When I asked just how big a school of bass DeFoe is looking for, he said that it doesn't usually take too much to grab his attention and bring a cast out into the deeper water. Just the knowledge that there are several bass hanging out in a general area.
"I don't have to see that many," he said. "If I see three or four, I'll start fishing. I don't have to see that many at all."
What about the actual size of fish - is there a certain weight-class of bass that he is trying to target with his electronics before tossing a lure out?
"If I've been catching them on a certain body of water, and have been seeing some on a regular basis there, then yes, I can tell (what size they are)," said DeFoe. "I can usually tell whether they are big ones or not.
"Now that doesn't mean that I can tell if they're 2 1/2 pounders versus 3-pounders, but I can generally tell if they're good ones or smaller fish."
While that consideration is important in DeFoe's competition on the Bassmaster Elite Series, it is far less so since MLF competition rewards anglers by weighing and counting every single legal bass that they can bring to the on-board scales manned by boat officials.
Because of that, if DeFoe sees a school of bass on his electronics, in MLF competition, he's going to soon be firing away with his rod, reel and bait combinations.

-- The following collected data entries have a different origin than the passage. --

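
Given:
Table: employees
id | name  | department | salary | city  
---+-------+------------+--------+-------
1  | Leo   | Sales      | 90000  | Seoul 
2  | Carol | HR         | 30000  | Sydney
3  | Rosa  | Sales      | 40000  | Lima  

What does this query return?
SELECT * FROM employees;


SELECT * returns all 3 rows with all columns

3 rows:
1, Leo, Sales, 90000, Seoul
2, Carol, HR, 30000, Sydney
3, Rosa, Sales, 40000, Lima


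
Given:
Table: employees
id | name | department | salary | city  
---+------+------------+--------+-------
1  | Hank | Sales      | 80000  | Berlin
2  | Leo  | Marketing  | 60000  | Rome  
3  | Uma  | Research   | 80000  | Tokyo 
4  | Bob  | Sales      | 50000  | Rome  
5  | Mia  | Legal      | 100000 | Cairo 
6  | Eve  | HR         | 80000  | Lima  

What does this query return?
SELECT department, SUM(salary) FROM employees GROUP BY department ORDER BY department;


Summing salary within each department:
  HR: 80000 = 80000
  Legal: 100000 = 100000
  Marketing: 60000 = 60000
  Research: 80000 = 80000
  Sales: 80000 + 50000 = 130000


5 groups:
HR, 80000
Legal, 100000
Marketing, 60000
Research, 80000
Sales, 130000


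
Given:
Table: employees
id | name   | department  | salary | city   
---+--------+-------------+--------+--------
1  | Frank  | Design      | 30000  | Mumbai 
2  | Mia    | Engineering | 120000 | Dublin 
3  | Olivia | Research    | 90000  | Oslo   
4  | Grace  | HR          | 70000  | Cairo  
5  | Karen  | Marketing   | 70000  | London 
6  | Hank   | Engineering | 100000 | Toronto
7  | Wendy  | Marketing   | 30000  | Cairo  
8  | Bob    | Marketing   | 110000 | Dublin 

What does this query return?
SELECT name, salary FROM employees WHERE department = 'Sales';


Filtering: department = 'Sales'
Matching rows: 0

Empty result set (0 rows)


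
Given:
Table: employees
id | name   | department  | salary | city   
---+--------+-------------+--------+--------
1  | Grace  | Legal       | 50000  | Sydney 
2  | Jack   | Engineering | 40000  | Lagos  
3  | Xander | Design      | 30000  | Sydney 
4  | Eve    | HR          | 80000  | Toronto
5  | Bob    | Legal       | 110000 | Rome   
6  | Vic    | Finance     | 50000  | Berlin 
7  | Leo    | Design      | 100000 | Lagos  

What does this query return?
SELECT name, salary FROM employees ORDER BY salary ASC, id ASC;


Sorting by salary ASC, then id ASC for ties

7 rows:
Xander, 30000
Jack, 40000
Grace, 50000
Vic, 50000
Eve, 80000
Leo, 100000
Bob, 110000


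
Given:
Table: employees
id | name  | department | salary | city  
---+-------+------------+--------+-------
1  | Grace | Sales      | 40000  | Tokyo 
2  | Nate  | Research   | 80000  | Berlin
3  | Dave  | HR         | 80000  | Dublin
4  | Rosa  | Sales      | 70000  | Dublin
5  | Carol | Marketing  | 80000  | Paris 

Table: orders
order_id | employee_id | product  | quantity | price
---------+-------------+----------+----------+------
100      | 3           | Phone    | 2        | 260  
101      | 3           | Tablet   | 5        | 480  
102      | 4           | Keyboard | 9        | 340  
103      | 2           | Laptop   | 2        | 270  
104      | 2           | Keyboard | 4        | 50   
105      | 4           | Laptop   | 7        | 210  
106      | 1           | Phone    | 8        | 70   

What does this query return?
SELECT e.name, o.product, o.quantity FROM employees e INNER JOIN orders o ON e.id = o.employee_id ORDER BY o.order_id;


Joining employees.id = orders.employee_id:
  employee Dave (id=3) -> order Phone
  employee Dave (id=3) -> order Tablet
  employee Rosa (id=4) -> order Keyboard
  employee Nate (id=2) -> order Laptop
  employee Nate (id=2) -> order Keyboard
  employee Rosa (id=4) -> order Laptop
  employee Grace (id=1) -> order Phone


7 rows:
Dave, Phone, 2
Dave, Tablet, 5
Rosa, Keyboard, 9
Nate, Laptop, 2
Nate, Keyboard, 4
Rosa, Laptop, 7
Grace, Phone, 8


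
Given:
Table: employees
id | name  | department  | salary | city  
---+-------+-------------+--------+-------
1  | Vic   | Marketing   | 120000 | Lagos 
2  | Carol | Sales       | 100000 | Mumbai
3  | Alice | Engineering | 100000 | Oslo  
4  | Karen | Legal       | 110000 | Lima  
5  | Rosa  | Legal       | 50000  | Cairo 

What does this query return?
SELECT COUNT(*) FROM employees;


COUNT(*) counts all rows

5


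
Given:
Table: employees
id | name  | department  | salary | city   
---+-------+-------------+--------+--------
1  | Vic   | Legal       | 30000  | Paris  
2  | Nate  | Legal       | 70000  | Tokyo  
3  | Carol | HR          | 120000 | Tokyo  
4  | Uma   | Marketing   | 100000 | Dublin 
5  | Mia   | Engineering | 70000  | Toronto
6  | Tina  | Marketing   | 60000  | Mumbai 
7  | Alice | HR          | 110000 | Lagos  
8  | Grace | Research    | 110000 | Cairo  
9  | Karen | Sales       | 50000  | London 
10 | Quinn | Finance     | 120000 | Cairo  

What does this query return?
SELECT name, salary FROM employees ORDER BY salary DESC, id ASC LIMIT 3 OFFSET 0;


Sort by salary DESC (id ASC tiebreak), then skip 0 and take 3
Rows 1 through 3

3 rows:
Carol, 120000
Quinn, 120000
Alice, 110000


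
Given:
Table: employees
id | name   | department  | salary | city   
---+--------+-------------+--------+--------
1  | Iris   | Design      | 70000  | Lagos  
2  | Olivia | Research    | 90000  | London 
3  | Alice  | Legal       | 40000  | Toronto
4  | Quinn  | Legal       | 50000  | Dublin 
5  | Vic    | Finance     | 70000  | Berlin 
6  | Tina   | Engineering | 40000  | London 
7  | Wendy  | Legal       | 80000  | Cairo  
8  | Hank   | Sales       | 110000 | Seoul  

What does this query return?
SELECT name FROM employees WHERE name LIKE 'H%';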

Speaking of such, once the Tennessee pro finds bass that he wants to target, how will he actually go about doing so?
"Number one for me is going to be throwing a Rapala DT 16 crankbait," said DeFoe. "I'm going to crank it on a Fenwick Elite Tech 7'10" rod in medium heavy action. (And) I'm going to throw the bait on 10-pound Berkley Trilene Fluorocarbon line spooled onto a Pflueger Supreme 5.4:1 reel."
When he puts this package into action, it usually doesn't take DeFoe too long to figure out the MLF conundrum that is usually in play.